Text and Record Data – Gates Bolton Analytics

Record Data

^{The above record data is mixed and needs to be cleaned and prepared before using. You can see that some variables are numeric, like Age, while others are qualitative, like Ticket or ID. While ID is represented using a number, it is not numeric data. Finally, you can see missing values, incorrect values, and data that you will not want to use if building a model.}

^{This is record data above that is mixed. Some variables like GPA are quantitative. Other variables like State are qualitative. This data is labeled. The label or category of each row is “Decision” which has three options: Admit, Decline, Waitlist. This data contains a geo variable, State, which gives location. This data also contains a temporal variable, AppDate, which gives a relative time.}

^{This above record data was converted to records data format from text data. You can see that each row is a document and each column (variable) is a word. The data represent the “count”. For example, the word “hike” appears in the first document 3 times.}

Record data is a common format for data. Record data contains rows and columns. While there are always exceptions, the rows generally represent an observation and the columns represent the attributes.

Many different names are used to describe rows and columns.

Rows: Observations, instances, objects, people, vectors

Columns: Variables, fields, attributes, features, dimensions

This is important so that if a book, person, article or site refers to “feature engineering” for example, you know that they are talking about “engineering new columns”.

If you are told that your data has 4 dimensions, you know that this means it has four columns or variables.

If your data have 100 vectors, it has 100 rows or observations.

Record data can be mixed meaning that some variables are qualitative (names, categories, descriptions, etc.), while other variables may be quantitative (numeric). Variable can also describe times and dates or geographical locations (such as states or latitude/longitude).

Similarly, record data can be all numeric or all qualitative. The type of data that you have will affect which models and methods you can use.

Many formats of data can be put into record format. This is most often done using a programming language such as R or Python. For example, as you will see in the next section, text data can be gathered and then converted to record format for analysis.

To learn more about data cleaning, please review the data cleaning tutorial.

Data Cleaning Tutorial

Text Data

Text data is any data that contains words. This might be Tweets, chats, webpage HTML, novels, reviews, news articles, social media posts, etc.

Text data is often very messy and disorganized when it is first gathered. To apply analytical methods, such as machine learning modeling, to text data, it must first be cleaned and formatted.

First, think about text data. More specifically, let’s imagine three news articles – two on football and one on politics. All three articles use words (in our case we will focus on English only). So words like “and”, “the”, “but”, etc. will be in all articles.
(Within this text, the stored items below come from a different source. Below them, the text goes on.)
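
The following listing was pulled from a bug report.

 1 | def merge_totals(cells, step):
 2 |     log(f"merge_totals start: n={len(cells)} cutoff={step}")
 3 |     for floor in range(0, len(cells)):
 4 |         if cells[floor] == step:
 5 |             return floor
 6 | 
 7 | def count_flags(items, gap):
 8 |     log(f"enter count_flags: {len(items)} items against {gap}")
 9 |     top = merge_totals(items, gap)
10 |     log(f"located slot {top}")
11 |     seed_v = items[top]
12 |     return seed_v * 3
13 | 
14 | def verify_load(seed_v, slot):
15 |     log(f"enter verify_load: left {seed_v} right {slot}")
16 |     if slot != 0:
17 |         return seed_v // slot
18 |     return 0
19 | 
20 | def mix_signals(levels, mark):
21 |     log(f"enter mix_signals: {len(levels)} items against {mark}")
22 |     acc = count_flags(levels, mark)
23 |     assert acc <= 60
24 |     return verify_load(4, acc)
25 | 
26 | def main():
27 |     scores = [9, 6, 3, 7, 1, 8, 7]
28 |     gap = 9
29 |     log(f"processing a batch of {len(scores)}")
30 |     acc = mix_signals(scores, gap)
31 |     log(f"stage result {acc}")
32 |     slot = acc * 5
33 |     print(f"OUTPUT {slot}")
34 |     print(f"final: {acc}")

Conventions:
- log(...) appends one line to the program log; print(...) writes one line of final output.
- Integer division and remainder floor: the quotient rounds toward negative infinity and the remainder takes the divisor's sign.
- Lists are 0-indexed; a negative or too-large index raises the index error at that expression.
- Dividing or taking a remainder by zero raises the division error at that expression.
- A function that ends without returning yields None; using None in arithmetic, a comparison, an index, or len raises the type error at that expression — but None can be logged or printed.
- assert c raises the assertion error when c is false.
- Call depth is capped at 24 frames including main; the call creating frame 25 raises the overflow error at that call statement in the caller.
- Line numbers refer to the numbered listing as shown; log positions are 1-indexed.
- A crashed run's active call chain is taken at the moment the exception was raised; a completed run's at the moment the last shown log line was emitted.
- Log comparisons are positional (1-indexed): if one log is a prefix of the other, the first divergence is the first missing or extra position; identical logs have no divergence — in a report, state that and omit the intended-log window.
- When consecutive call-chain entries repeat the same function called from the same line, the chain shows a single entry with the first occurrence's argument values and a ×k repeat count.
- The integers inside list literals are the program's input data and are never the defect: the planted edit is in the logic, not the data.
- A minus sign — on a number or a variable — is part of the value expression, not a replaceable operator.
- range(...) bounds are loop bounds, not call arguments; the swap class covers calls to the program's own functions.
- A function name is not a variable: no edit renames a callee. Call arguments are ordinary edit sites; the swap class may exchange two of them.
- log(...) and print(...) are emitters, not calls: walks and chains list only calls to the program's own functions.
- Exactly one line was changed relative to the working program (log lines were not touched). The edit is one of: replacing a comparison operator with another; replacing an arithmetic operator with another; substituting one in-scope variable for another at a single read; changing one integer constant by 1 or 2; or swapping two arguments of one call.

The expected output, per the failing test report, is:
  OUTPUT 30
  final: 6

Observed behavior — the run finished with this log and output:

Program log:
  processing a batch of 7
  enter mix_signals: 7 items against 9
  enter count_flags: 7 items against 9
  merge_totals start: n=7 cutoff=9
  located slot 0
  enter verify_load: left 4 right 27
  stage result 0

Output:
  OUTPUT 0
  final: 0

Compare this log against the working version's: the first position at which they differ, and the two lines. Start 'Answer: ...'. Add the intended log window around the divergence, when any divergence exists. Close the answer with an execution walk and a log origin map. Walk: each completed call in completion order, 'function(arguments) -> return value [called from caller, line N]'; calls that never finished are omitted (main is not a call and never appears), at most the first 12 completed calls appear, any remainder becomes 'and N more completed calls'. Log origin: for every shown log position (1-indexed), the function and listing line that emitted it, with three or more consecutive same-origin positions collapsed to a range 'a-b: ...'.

Answer: position 6 — shown 'enter verify_load: left 4 right 27', intended 'enter verify_load: left 27 right 4'.
Intended log window:
  4: merge_totals start: n=7 cutoff=9
  5: located slot 0
  6: enter verify_load: left 27 right 4
  7: stage result 6
Execution walk:
  merge_totals([9, 6, 3, 7, 1, 8, 7], 9) -> 0  [called from count_flags, line 9]
  count_flags([9, 6, 3, 7, 1, 8, 7], 9) -> 27  [called from mix_signals, line 22]
  verify_load(4, 27) -> 0  [called from mix_signals, line 24]
  mix_signals([9, 6, 3, 7, 1, 8, 7], 9) -> 0  [called from main, line 30]
Log origins:
  1 — main, line 29
  2 — mix_signals, line 21
  3 — count_flags, line 8
  4 — merge_totals, line 2
  5 — count_flags, line 10
  6 — verify_load, line 15
  7 — main, line 31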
However, other words like “quarterback” are more likely to occur in the football articles and no so much in the political article.

In other words, the words in any collection of text (whether its an article or Tweet) will give you information about the topic(s), sentiment, etc.

For example, if one document contains the word “hike” 27 times and “gear” 45 times, while another document contains the word “dog” 64 times and the word “cat” 23 times, we might start to surmise that one article is about hiking and the other is about pets.

So, you can think of the words in text data as being the variables.

We can tokenize text data (break it into tokens – or words) and then we can vectorize (create a dataframe or matrix where the words are the column names and the documents are the rows).

This process of tokenize and vectorizing will convert text into record format. Keep in mind that a dataframe is record format.

Text data can also be transformed into transaction data.

The format we choose depends on the models or methods we want to use. For example, if using Association Rule Mining, we will need transaction data. If using SVMs we will need labeled record data, and so on.